MM: Did your work differ at all because the movie is based on true events?
BG: I don’t think that the work is different. You have a strong roadmap to work with since you are dealing with actual facts. You can’t go too far from the real story. That being said, we’re still making a movie.
MM: What sources do you look to first when you take on any new project?
BG: On this project there was footage from the real event, plus there was a lot of news footage to look at. I also watched every baseball movie I could find. Plus, since it was going to be a widescreen feature film, I wanted to look at some of my favorite widescreen movies again, like Touch of Evil, Paths of Glory and Days of Heaven—all great inspirations. Also, Bill recommended films for me to watch. We always exchange a lot of information that we have gathered from watching these films over again.
MM: What do you hope audiences will take away from this film?

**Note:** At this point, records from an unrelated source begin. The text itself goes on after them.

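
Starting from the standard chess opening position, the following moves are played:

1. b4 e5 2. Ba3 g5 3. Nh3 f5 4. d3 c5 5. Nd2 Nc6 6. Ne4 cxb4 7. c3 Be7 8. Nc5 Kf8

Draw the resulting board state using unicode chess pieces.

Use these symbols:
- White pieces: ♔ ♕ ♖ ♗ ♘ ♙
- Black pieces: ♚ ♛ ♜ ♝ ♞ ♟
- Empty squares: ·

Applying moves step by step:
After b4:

♜ ♞ ♝ ♛ ♚ ♝ ♞ ♜
♟ ♟ ♟ ♟ ♟ ♟ ♟ ♟
· · · · · · · ·
· · · · · · · ·
· ♙ · · · · · ·
· · · · · · · ·
♙ · ♙ ♙ ♙ ♙ ♙ ♙
♖ ♘ ♗ ♕ ♔ ♗ ♘ ♖


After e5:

♜ ♞ ♝ ♛ ♚ ♝ ♞ ♜
♟ ♟ ♟ ♟ · ♟ ♟ ♟
· · · · · · · ·
· · · · ♟ · · ·
· ♙ · · · · · ·
· · · · · · · ·
♙ · ♙ ♙ ♙ ♙ ♙ ♙
♖ ♘ ♗ ♕ ♔ ♗ ♘ ♖


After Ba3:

♜ ♞ ♝ ♛ ♚ ♝ ♞ ♜
♟ ♟ ♟ ♟ · ♟ ♟ ♟
· · · · · · · ·
· · · · ♟ · · ·
· ♙ · · · · · ·
♗ · · · · · · ·
♙ · ♙ ♙ ♙ ♙ ♙ ♙
♖ ♘ · ♕ ♔ ♗ ♘ ♖


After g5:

♜ ♞ ♝ ♛ ♚ ♝ ♞ ♜
♟ ♟ ♟ ♟ · ♟ · ♟
· · · · · · · ·
· · · · ♟ · ♟ ·
· ♙ · · · · · ·
♗ · · · · · · ·
♙ · ♙ ♙ ♙ ♙ ♙ ♙
♖ ♘ · ♕ ♔ ♗ ♘ ♖


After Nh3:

♜ ♞ ♝ ♛ ♚ ♝ ♞ ♜
♟ ♟ ♟ ♟ · ♟ · ♟
· · · · · · · ·
· · · · ♟ · ♟ ·
· ♙ · · · · · ·
♗ · · · · · · ♘
♙ · ♙ ♙ ♙ ♙ ♙ ♙
♖ ♘ · ♕ ♔ ♗ · ♖


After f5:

♜ ♞ ♝ ♛ ♚ ♝ ♞ ♜
♟ ♟ ♟ ♟ · · · ♟
· · · · · · · ·
· · · · ♟ ♟ ♟ ·
· ♙ · · · · · ·
♗ · · · · · · ♘
♙ · ♙ ♙ ♙ ♙ ♙ ♙
♖ ♘ · ♕ ♔ ♗ · ♖


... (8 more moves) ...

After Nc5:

♜ · ♝ ♛ ♚ · ♞ ♜
♟ ♟ · ♟ ♝ · · ♟
· · ♞ · · · · ·
· · ♘ · ♟ ♟ ♟ ·
· ♟ · · · · · ·
♗ · ♙ ♙ · · · ♘
♙ · · · ♙ ♙ ♙ ♙
♖ · · ♕ ♔ ♗ · ♖


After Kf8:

♜ · ♝ ♛ · ♚ ♞ ♜
♟ ♟ · ♟ ♝ · · ♟
· · ♞ · · · · ·
· · ♘ · ♟ ♟ ♟ ·
· ♟ · · · · · ·
♗ · ♙ ♙ · · · ♘
♙ · · · ♙ ♙ ♙ ♙
♖ · · ♕ ♔ ♗ · ♖



  a b c d e f g h
  ─────────────────
8│♜ · ♝ ♛ · ♚ ♞ ♜│8
7│♟ ♟ · ♟ ♝ · · ♟│7
6│· · ♞ · · · · ·│6
5│· · ♘ · ♟ ♟ ♟ ·│5
4│· ♟ · · · · · ·│4
3│♗ · ♙ ♙ · · · ♘│3
2│♙ · · · ♙ ♙ ♙ ♙│2
1│♖ · · ♕ ♔ ♗ · ♖│1
  ─────────────────
  a b c d e f g h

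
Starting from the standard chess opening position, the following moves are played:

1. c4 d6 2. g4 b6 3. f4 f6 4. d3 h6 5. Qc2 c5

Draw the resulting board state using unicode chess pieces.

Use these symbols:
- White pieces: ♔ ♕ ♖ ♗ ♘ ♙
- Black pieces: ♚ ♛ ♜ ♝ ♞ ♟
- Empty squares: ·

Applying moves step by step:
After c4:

♜ ♞ ♝ ♛ ♚ ♝ ♞ ♜
♟ ♟ ♟ ♟ ♟ ♟ ♟ ♟
· · · · · · · ·
· · · · · · · ·
· · ♙ · · · · ·
· · · · · · · ·
♙ ♙ · ♙ ♙ ♙ ♙ ♙
♖ ♘ ♗ ♕ ♔ ♗ ♘ ♖


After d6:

♜ ♞ ♝ ♛ ♚ ♝ ♞ ♜
♟ ♟ ♟ · ♟ ♟ ♟ ♟
· · · ♟ · · · ·
· · · · · · · ·
· · ♙ · · · · ·
· · · · · · · ·
♙ ♙ · ♙ ♙ ♙ ♙ ♙
♖ ♘ ♗ ♕ ♔ ♗ ♘ ♖


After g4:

♜ ♞ ♝ ♛ ♚ ♝ ♞ ♜
♟ ♟ ♟ · ♟ ♟ ♟ ♟
· · · ♟ · · · ·
· · · · · · · ·
· · ♙ · · · ♙ ·
· · · · · · · ·
♙ ♙ · ♙ ♙ ♙ · ♙
♖ ♘ ♗ ♕ ♔ ♗ ♘ ♖


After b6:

♜ ♞ ♝ ♛ ♚ ♝ ♞ ♜
♟ · ♟ · ♟ ♟ ♟ ♟
· ♟ · ♟ · · · ·
· · · · · · · ·
· · ♙ · · · ♙ ·
· · · · · · · ·
♙ ♙ · ♙ ♙ ♙ · ♙
♖ ♘ ♗ ♕ ♔ ♗ ♘ ♖


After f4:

♜ ♞ ♝ ♛ ♚ ♝ ♞ ♜
♟ · ♟ · ♟ ♟ ♟ ♟
· ♟ · ♟ · · · ·
· · · · · · · ·
· · ♙ · · ♙ ♙ ·
· · · · · · · ·
♙ ♙ · ♙ ♙ · · ♙
♖ ♘ ♗ ♕ ♔ ♗ ♘ ♖


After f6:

♜ ♞ ♝ ♛ ♚ ♝ ♞ ♜
♟ · ♟ · ♟ · ♟ ♟
· ♟ · ♟ · ♟ · ·
· · · · · · · ·
· · ♙ · · ♙ ♙ ·
· · · · · · · ·
♙ ♙ · ♙ ♙ · · ♙
♖ ♘ ♗ ♕ ♔ ♗ ♘ ♖


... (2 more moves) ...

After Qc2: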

BG: I hope that The Perfect Game will give the audience a chance to share the journey that these kids went on and to experience what they all had to overcome in order to prevail at the end. It’s a great, fun ride and a “feel-good” experience. I have seen a few screenings and the audiences are right there with the kids. I hope they walk away feeling that they saw a movie that will stay with them.
MM: How do you think the cinematography can aid in that goal?
BG: I think it is the cinematography that sets the stage and the mood that carries you into the film. It adds strength to the characters in the story and keeps you involved with a visual style that glues all the pieces of the story together.
Greenberg has just completed work on The Politics’ of Love and is about to begin work on “Diahann Carroll in Concert” for PBS. The Perfect Game is in theaters on April 16, 2010.